June 14, 2007
By MEGAN JAMES
BRANDON — By 9 p.m. Tuesday night, Otter Valley Union High School poll workers had counted enough ballots to know that the school’s twice-defeated 2007-2008 spending plan had finally passed. But earlier that evening, it looked as if the vote would have to be rescheduled for the fourth time. Pittsford residents had filled out the wrong ballots.
The final tally to approve the $10,766,837 budget was 1,028-830, including the Pittsford ballots.
About half an hour into counting, poll workers noticed that the Pittsford ballots were marked May 8, the day of the last vote, when the $10,884,962 spending plan was defeated, 587-455. Somehow, Pittsford residents had used the ballots left over from last month’s vote.
After about an hour of phone tag, the frantic poll workers, including Assistant Principal Nancy Robinson, tracked down Kathy DeWolfe, director of elections in the Vermont secretary of state’s office. DeWolfe said the ballots could still be used, since the vote had been properly warned with the correct amount, it was a yes or no vote and the correct amount was, in fact, higher than the amount printed on the wrong ballots.
“It was definitely nerve-wracking,” Robinson said. “We were so looking forward to (Tuesday) night. We hoped and believed it was going to pass.”

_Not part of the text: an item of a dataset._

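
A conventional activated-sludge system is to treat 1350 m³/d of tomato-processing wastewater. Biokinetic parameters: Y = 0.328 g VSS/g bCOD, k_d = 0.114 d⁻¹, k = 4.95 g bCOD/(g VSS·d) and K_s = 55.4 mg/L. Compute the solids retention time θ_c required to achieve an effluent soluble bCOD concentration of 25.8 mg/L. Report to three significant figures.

From 1/θ_c = Y·k·S/(K_s + S) − k_d: Y·k·S/(K_s+S) = 0.328 × 4.95 × 25.8 / (55.4 + 25.8) = 0.5159 d⁻¹.
θ_c = 1/(μ − k_d) = 1/(0.5159 − 0.114) = 1/0.4019 = 2.488 d.

θ_c ≈ 2.49 d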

According to OV school board Chair Jim Rademacher, a Pittsford resident, it was easy to miss the date and final amount on the ballots.
“Nobody, including myself, ever read the ballot,” he said. “We just walked in and already knew whether we were going to vote yes or no, and voted.”
Despite the hour of anxiety, the board and administration were relieved at the outcome of Tuesday’s vote. About twice as many voters cast ballots this time than the last, something the board attributed to the teachers’ and parents’ groups that made phone calls and sent letters to district residents last week, urging them to vote.
The original $10,991,527 spending proposal was defeated on Town Meeting Day, 1,250-911.
Rademacher stressed that Tuesday’s favorable vote was not exactly a victory, considering the major cuts, including five personnel, reflected in the just-approved budget.
“I’m not so much pleased that we have a wonderful budget, but that the alternative, a failed budget, would have been a serious blow,” he said.
“Given the budget that we have, the board and administration and teachers will go about meeting the challenges of giving the students the best education we can,” he added. “Hopefully we’ll make it something we can be proud of.”
Still, more than 830 people showed up on Tuesday to reject the proposed spending plan for a third time — a fact, Rademacher noted, was important not to brush off.